Part of that approach is the use of “Promotoras”—community health workers who engage and educate people who otherwise wouldn’t have access to health care, as well as to connect them with community resources. As community members themselves, the Promotoras also benefit from job training and economic opportunities. This helps to fuel the local economy and create more opportunities for health through stable income.
Although community health workers exist in many different places throughout the country, one thing that sets the Brownsville effort apart is the extent to which this role has been institutionalized. Brownsville’s Promotoras are certified through a state program, but many do not have college degrees. Despite this obstacle, Brownsville’s Community Advisory Board leadership recently succeeded in creating academic appointments (with benefits) for the Brownsville community health workers, who are now serving as Research Assistants at the UT Brownsville School of Public Health.
Promotoras also serve an important connecting role in the community. Gowen notes examples: “They also speak to the community about events that are coming... They engage folks in healthy cooking lessons while they’re in the homes and tell them where free exercise classes are. They also provide referrals to needed health resources. Their work is effective and translates to fewer trips to the hospital, lower rates of chronic illness, higher engagement and higher participation in the community as a whole.”
One of the key community resources the Promotoras now have to connect residents to is a robust system of affordable, healthy food and economic opportunities through the Brownsville Farmers’ Market. Community gardens in economically depressed food insecure neighborhoods are part of the mission of the Market, in an effort to boost income generation opportunities, as well as healthy foods options, for the entire community. Families gather in groups for training on gardening, small business development, nutrition and health, and plant their gardens in city-donated vacant lots, some of which are designed by architecture students and built by AmeriCorps/YouthBuild volunteers.

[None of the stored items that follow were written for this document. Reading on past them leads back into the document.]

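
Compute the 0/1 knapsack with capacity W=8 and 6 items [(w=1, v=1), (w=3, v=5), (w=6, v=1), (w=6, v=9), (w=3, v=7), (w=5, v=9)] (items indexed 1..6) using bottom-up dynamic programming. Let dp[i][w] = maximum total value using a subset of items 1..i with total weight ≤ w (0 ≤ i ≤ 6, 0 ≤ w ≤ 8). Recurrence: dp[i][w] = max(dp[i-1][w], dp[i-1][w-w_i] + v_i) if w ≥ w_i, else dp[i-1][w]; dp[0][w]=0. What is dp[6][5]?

9

i\w   0   1   2   3   4   5   6   7   8
  0   0   0   0   0   0   0   0   0   0
  1   0   1   1   1   1   1   1   1   1
  2   0   1   1   5   6   6   6   6   6
  3   0   1   1   5   6   6   6   6   6
  4   0   1   1   5   6   6   9  10  10
  5   0   1   1   7   8   8  12  13  13
  6   0   1   1   7   8   9  12  13  16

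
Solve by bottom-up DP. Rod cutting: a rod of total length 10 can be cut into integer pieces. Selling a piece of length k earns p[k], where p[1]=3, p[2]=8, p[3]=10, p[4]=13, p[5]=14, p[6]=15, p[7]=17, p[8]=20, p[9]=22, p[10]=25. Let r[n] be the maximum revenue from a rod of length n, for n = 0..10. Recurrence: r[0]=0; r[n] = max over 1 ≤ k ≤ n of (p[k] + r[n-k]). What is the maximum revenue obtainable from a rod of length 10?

40

   n    0    1    2    3    4    5    6    7    8    9   10
r[n]    0    3    8   11   16   19   24   27   32   35   40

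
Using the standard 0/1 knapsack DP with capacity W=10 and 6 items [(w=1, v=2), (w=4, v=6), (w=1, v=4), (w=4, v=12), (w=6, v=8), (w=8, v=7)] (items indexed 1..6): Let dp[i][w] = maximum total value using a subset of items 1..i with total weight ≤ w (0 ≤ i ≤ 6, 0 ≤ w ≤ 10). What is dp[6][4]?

12

i\w   0   1   2   3   4   5   6   7   8   9  10
  0   0   0   0   0   0   0   0   0   0   0   0
  1   0   2   2   2   2   2   2   2   2   2   2
  2   0   2   2   2   6   8   8   8   8   8   8
  3   0   4   6   6   6  10  12  12  12  12  12
  4   0   4   6   6  12  16  18  18  18  22  24
  5   0   4   6   6  12  16  18  18  18  22  24
  6   0   4   6   6  12  16  18  18  18  22  24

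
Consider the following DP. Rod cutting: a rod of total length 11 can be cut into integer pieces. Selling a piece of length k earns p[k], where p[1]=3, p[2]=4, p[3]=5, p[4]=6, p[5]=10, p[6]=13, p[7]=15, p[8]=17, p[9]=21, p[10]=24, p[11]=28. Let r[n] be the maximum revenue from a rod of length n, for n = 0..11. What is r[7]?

21

   n    0    1    2    3    4    5    6    7    8    9   10   11
r[n]    0    3    6    9   12   15   18   21   24   27   30   33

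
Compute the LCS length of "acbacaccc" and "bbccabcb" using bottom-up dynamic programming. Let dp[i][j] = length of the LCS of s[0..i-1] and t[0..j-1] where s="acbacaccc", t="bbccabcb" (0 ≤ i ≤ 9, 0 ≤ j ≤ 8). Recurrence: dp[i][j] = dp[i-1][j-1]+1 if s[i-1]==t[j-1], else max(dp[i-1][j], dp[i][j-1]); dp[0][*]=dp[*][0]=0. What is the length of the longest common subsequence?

   ''  b  b  c  c  a  b  c  b
''  0  0  0  0  0  0  0  0  0
 a  0  0  0  0  0  1  1  1  1
 c  0  0  0  1  1  1  1  2  2
 b  0  1  1  1  1  1  2  2  3
 a  0  1  1  1  1  2  2  2  3
 c  0  1  1  2  2  2  2  3  3
 a  0  1  1  2  2  3  3  3  3
 c  0  1  1  2  3  3  3  4  4
 c  0  1  1  2  3  3  3  4  4
 c  0  1  1  2  3  3  3  4  4

4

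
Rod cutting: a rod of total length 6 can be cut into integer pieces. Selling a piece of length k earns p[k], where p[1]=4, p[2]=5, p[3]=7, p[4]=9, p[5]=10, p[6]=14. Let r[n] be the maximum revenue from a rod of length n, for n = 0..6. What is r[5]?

20

   n    0    1    2    3    4    5    6
r[n]    0    4    8   12   16   20   24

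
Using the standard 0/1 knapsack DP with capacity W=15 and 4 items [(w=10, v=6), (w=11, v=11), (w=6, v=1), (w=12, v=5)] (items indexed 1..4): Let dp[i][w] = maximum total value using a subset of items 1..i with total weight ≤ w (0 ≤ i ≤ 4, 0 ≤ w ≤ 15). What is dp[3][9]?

1

i\w   0   1   2   3   4   5   6   7   8   9  10  11  12  13  14  15
  0   0   0   0   0   0   0   0   0   0   0   0   0   0   0   0   0
  1   0   0   0   0   0   0   0   0   0   0   6   6   6   6   6   6
  2   0   0   0   0   0   0   0   0   0   0   6  11  11  11  11  11
  3   0   0   0   0   0   0   1   1   1   1   6  11  11  11  11  11
  4   0   0   0   0   0   0   1   1   1   1   6  11  11  11  11  11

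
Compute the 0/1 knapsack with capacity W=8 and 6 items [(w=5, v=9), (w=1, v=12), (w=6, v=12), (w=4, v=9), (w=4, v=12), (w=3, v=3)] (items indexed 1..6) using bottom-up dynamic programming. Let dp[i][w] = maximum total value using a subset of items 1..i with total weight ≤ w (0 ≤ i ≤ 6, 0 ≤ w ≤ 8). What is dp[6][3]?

12

i\w   0   1   2   3   4   5   6   7   8
  0   0   0   0   0   0   0   0   0   0
  1   0   0   0   0   0   9   9   9   9
  2   0  12  12  12  12  12  21  21  21
  3   0  12  12  12  12  12  21  24  24
  4   0  12  12  12  12  21  21  24  24
  5   0  12  12  12  12  24  24  24  24
  6   0  12  12  12  15  24  24  24  27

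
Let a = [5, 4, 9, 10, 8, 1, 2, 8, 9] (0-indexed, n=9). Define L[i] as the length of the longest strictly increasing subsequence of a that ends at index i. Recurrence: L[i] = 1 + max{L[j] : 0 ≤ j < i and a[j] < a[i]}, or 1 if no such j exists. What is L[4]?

   i    0    1    2    3    4    5    6    7    8
a[i]    5    4    9   10    8    1    2    8    9
L[i]    1    1    2    3    2    1    2    3    4

2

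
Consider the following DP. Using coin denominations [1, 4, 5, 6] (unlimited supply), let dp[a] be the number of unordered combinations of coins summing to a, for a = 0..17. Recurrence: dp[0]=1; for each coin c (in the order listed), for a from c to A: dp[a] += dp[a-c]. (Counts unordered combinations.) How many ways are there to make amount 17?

after  coin     0     1     2     3     4     5     6     7     8     9    10    11    12    13    14    15    16    17
          1     1     1     1     1     1     1     1     1     1     1     1     1     1     1     1     1     1     1
          4     1     1     1     1     2     2     2     2     3     3     3     3     4     4     4     4     5     5
          5     1     1     1     1     2     3     3     3     4     5     6     6     7     8     9    10    11    12
          6     1     1     1     1     2     3     4     4     5     6     8     9    11    12    14    16    19    21

21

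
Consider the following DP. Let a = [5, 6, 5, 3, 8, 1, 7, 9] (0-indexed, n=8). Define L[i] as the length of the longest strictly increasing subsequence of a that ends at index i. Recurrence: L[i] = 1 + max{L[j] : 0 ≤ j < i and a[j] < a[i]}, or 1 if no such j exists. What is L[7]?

   i    0    1    2    3    4    5    6    7
a[i]    5    6    5    3    8    1    7    9
L[i]    1    2    1    1    3    1    3    4

4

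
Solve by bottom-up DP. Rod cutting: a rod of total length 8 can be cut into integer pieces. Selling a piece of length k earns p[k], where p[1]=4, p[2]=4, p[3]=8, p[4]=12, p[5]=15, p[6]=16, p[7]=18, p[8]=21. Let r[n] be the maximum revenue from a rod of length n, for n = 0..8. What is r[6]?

24

   n    0    1    2    3    4    5    6    7    8
r[n]    0    4    8   12   16   20   24   28   32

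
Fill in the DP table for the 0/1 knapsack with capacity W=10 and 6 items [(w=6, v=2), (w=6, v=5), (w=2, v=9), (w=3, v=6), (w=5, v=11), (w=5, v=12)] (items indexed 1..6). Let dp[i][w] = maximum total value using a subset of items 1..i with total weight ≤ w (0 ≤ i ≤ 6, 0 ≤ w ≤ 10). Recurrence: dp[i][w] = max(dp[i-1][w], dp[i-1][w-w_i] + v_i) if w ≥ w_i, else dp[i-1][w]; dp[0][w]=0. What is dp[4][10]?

15

i\w   0   1   2   3   4   5   6   7   8   9  10
  0   0   0   0   0   0   0   0   0   0   0   0
  1   0   0   0   0   0   0   2   2   2   2   2
  2   0   0   0   0   0   0   5   5   5   5   5
  3   0   0   9   9   9   9   9   9  14  14  14
  4   0   0   9   9   9  15  15  15  15  15  15
  5   0   0   9   9   9  15  15  20  20  20  26
  6   0   0   9   9   9  15  15  21  21  21  27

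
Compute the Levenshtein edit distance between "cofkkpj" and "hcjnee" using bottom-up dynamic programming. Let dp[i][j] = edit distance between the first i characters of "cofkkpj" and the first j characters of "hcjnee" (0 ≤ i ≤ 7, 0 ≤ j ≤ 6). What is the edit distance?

   ''  h  c  j  n  e  e
''  0  1  2  3  4  5  6
 c  1  1  1  2  3  4  5
 o  2  2  2  2  3  4  5
 f  3  3  3  3  3  4  5
 k  4  4  4  4  4  4  5
 k  5  5  5  5  5  5  5
 p  6  6  6  6  6  6  6
 j  7  7  7  6  7  7  7

7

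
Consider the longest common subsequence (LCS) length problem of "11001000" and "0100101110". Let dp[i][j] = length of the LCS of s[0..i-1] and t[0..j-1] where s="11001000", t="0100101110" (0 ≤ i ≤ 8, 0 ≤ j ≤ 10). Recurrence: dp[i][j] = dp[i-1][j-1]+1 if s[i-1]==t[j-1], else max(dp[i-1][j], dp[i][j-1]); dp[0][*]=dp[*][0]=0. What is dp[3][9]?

3

   ''  0  1  0  0  1  0  1  1  1  0
''  0  0  0  0  0  0  0  0  0  0  0
 1  0  0  1  1  1  1  1  1  1  1  1
 1  0  0  1  1  1  2  2  2  2  2  2
 0  0  1  1  2  2  2  3  3  3  3  3
 0  0  1  1  2  3  3  3  3  3  3  4
 1  0  1  2  2  3  4  4  4  4  4  4
 0  0  1  2  3  3  4  5  5  5  5  5
 0  0  1  2  3  4  4  5  5  5  5  6
 0  0  1  2  3  4  4  5  5  5  5  6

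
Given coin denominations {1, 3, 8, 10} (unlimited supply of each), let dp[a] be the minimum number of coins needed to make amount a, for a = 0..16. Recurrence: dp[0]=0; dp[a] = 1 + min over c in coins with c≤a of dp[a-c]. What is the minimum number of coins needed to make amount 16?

2

 a  0  1  2  3  4  5  6  7  8  9 10 11 12 13 14 15 16
dp  0  1  2  1  2  3  2  3  1  2  1  2  3  2  3  4  2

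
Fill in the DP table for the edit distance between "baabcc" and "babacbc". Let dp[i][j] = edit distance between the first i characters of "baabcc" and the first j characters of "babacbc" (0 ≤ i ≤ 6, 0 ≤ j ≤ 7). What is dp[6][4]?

3

   ''  b  a  b  a  c  b  c
''  0  1  2  3  4  5  6  7
 b  1  0  1  2  3  4  5  6
 a  2  1  0  1  2  3  4  5
 a  3  2  1  1  1  2  3  4
 b  4  3  2  1  2  2  2  3
 c  5  4  3  2  2  2  3  2
 c  6  5  4  3  3  2  3  3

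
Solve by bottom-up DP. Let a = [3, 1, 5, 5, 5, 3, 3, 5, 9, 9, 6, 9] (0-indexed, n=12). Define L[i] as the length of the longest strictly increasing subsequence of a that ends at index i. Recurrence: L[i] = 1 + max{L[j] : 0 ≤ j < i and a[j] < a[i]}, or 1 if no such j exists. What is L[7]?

3

   i    0    1    2    3    4    5    6    7    8    9   10   11
a[i]    3    1    5    5    5    3    3    5    9    9    6    9
L[i]    1    1    2    2    2    2    2    3    4    4    4    5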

Finally, Brownsville’s public health efforts include “Tu Salud ¡Si Cuenta!”—or “Your Health Matters!”—a bilingual community wide campaign program that uses television, radio and print to motivate people on both sides of the border to increase their physical activity and healthful food choices said Reininger. Results from the Cameron County Hispanic Cohort study indicate this approach works, as residents are more likely to be physically active and eat more fruits and vegetables.
“People in Brownsville are looking for better: Better economy, better education, better health,” said Gowen. “They’re listening, and they’re learning how they can tie all of those together with programs that encourage healthy eating and active living.”
And while the community has accomplished much, she’s careful to point out that this is only the beginning.
“The destination of a healthier Brownsville is in view, but it’s not the only destination,” Gowen said. “It’s only a stop along the way. We recognize that just like individual wellness not only has to be achieved but also has to be maintained, so too will our community need to have an ongoing commitment to wellness. We will continue to recruit partners and implement strategies to enhance health as we go.”